Retail versus wholesale business models: What’s best for my business?

For small businesses just getting started, retail versus wholesale can feel like a make it or break it decision. Worse, complicated formulas and a host of acronyms cloud the already murky waters.

The truth is determining which model is right for you doesn’t mean you have to understand electronic data interchanges (EDI)—the system most wholesalers use to place and receive orders.

Nor do you have to calculate your COGS (cost of goods sold), CAC (customer acquisition cost), and CLTV (customer lifetime value) from the jump—all terms associated with retail.

Instead of weighing you down with unnecessary jargon:

Let’s briefly examine the what, why, and why not of retail and wholesale.

Once the big picture comes into clear focus, then you can tackle the rest.

What’s the difference between retail and wholesale?

By way of definition …

Retail is selling merchandise directly to end consumers in one-off purchases. Wholesale, in contrast, is selling products through bulk orders to other businesses who then resell to the end consumer.

Because of this divide, retail relationships are categorized as business to consumer (B2C) or direct to consumer (DTC), while wholesale is known as business to business (B2B).

The retail business model

In general, when selling retail, you sell the product for a higher price per unit than wholesale. Since wholesalers sell products in bulk amounts, they purchase the product at a discount and then use their formulas to mark up the retail price.

As a retailer, you have control over your product:

  • When it’s sold
  • Where it’s sold, and
  • How much it’s sold for (profit)

You also can interact with your customers one-on-one and receive their feedback in real-time.

Because you’re face-to-face with customers—and other members of the public—helping people understand the work involved in what you do is a great way to generate word-of-mouth marketing.

Lastly, as a small-scale manufacturer of over-the-counter goods, you can be quicker at incorporating new designs and feedback into your products.

Why not retail?

Running a retail store is all about interacting with people. This includes both e-commerce websites and brick-and-mortar locations. If your sales and accounting aren’t coordinated through an integrated POS system, that can spell disaster.

If you find social situations awkward or have a hard time finding the energy to talk to people, this can be a significant obstacle to your success.

Being face-to-face is also an occasion to introduce criticisms of all sorts, from pricing decisions to product craftsmanship. If you’re unable or uncomfortable with being in that situation, then retail may not be the best model for your business.

Your success will rest solely on your ability to sell your product and continuing to do so as you create new ones. If building a consumer brand sounds more like a bad dream than a fulfilling experience, then retailing may not be right for you.

You’ll be the marketer, salesperson, and fulfillment specialist for your business.

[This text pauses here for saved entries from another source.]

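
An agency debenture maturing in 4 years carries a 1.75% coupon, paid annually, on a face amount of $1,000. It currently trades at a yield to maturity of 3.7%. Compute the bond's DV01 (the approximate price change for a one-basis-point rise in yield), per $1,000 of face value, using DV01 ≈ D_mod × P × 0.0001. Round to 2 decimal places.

Periodic yield y = 0.037.
  t   CF        PV=CF/(1+0.037)^t    t·PV
  1        17.50        16.8756        16.8756
  2        17.50        16.2735        32.5470
  3        17.50        15.6928        47.0785
  4     1,017.50       879.8718     3,519.4871
  Σ                    928.7137     3,615.9883
P = 928.7137; D_Mac = 3.89354 yrs; D_mod = 3.75462 yrs.
DV01 ≈ 3.75462 × 928.7137 × 0.0001 = 0.348697.

$0.35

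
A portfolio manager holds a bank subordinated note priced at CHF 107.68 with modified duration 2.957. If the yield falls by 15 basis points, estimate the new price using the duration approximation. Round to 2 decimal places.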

That’s a lot of hats for one person to wear, especially when you’re also the product creator.

The wholesale business model

As a wholesaler, you can sell large quantities of your product at once, and have them sold to consumers via multiple channels.

Selling your products wholesale can open up new revenue streams that might be too cumbersome for just one person to handle. That gives you more stability because the responsibility for selling your product by-and-large falls to the wholesale buyer.

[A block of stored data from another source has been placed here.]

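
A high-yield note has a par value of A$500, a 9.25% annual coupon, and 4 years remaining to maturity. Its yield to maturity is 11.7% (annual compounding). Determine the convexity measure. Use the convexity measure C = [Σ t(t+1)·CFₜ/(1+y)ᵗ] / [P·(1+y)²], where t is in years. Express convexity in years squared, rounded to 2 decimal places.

With y = 0.117:
  t   CF        PV=CF/(1+0.117)^t    t·PV        t(t+1)·PV
  1        46.25        41.4056        41.4056          82.8111
  2        46.25        37.0685        74.1371         222.4112
  3        46.25        33.1858        99.5574         398.2295
  4       546.25       350.8963     1,403.5851       7,017.9255
  Σ                    462.5562     1,618.6851       7,721.3773
P = 462.5562.
Convexity = Σ t(t+1)·PV / [P·(1+y)²] = 7,721.3773 / (462.5562 × 1.247689) = 13.37901.

13.38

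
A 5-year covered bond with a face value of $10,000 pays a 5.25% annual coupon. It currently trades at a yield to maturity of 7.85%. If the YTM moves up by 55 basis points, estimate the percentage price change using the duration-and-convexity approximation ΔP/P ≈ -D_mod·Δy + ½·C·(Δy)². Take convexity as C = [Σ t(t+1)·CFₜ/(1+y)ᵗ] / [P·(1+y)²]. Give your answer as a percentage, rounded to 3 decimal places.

-2.258%

With y = 0.0785:
  t   CF        PV=CF/(1+0.0785)^t    t·PV        t(t+1)·PV
  1       525.00       486.7872       486.7872         973.5744
  2       525.00       451.3558       902.7116       2,708.1347
  3       525.00       418.5033     1,255.5098       5,022.0392
  4       525.00       388.0420     1,552.1679       7,760.8395
  5    10,525.00     7,213.0901    36,065.4505     216,392.7031
  Σ                  8,957.7783    40,262.6270     232,857.2909
P = 8,957.7783; D_Mac = 4.49471 yrs; D_mod = 4.16756 yrs; C = 22.34854.
Duration effect: -4.16756 × (+0.0055) = -0.022922
Convexity effect: 0.5 × 22.34854 × (0.0055)² = +0.0003380
ΔP/P ≈ -0.022922 + 0.0003380 = -0.022584 = -2.2584%.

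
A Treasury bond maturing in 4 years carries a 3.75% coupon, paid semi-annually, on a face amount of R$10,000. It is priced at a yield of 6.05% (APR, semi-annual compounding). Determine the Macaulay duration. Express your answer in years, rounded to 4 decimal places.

Periodic yield y = 0.03025. Discount each cash flow and weight by its period:
  t   CF        PV=CF/(1+0.03025)^t    t·PV
  1       187.50       181.9947       181.9947
  2       187.50       176.6510       353.3019
  3       187.50       171.4642       514.3925
  4       187.50       166.4297       665.7187
  5       187.50       161.5430       807.7150
  6       187.50       156.7998       940.7989
  7       187.50       152.1959     1,065.3712
  8    10,187.50     8,026.5079    64,212.0630
  Σ                  9,193.5861    68,741.3559
Price P = Σ PV = 9,193.5861.
Macaulay duration = Σ(t·PV) / P = 68,741.3559 / 9,193.5861 = 7.47710 half-year periods.
In years: 7.47710 / 2 = 3.73855 years.

3.7385 years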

Wholesaling also comes with fewer expenses, at least when compared to the money spent year-round on in-store marketing and standard retail overhead.

Why not wholesale?

If you’re a creative type, then wholesale can get rather dull.

A large portion of your time will be spent managing logistics: getting products to a specific location, managing the manufacturing process as well as maintaining and tracking inventory.

You will have to spend time vetting potential clients, including their creditworthiness, to ensure you aren’t transacting business with shady characters.

Not conducting this research can lead to lost funds and lost inventory.

Typically, these functions increase overhead. That requires a clear picture of job costing and profitability tracking as you hire more employees. B2B also involves the creation of easy-to-pay invoices that include:

  • Customer purchase order (PO) numbers or billing codes
  • Itemized lists of goods and custom pricing
  • Lengthier payment terms

If your product lends itself to mass production, this might be a non-issue. But if you toil away on every piece, then selling wholesale might deplete your resources quickly.

Wholesale or retail? Maybe both

Wholesale is excellent for people who can mass-produce a product and get it to market efficiently. It’s also a more professional environment, as you will be interacting with other business people, and not necessarily the public.

If you feel you function better in a more formal work environment or consider yourself business savvy, wholesale might be the business model for you.

Also remember, you don’t have to choose one versus the other. In many cases, growing businesses do both. That’s we’ve created a detailed guide with ten tips on how to wholesale to retailers as a retailer.

Being able to sell your own creations and manage your own business can provide you the level of freedom you may be yearning for; whether as a retailer or a wholesaler, you can achieve this financial freedom and create a successful enterprise for yourself. Just make sure to choose the right business model for you to avoid unnecessary stress later.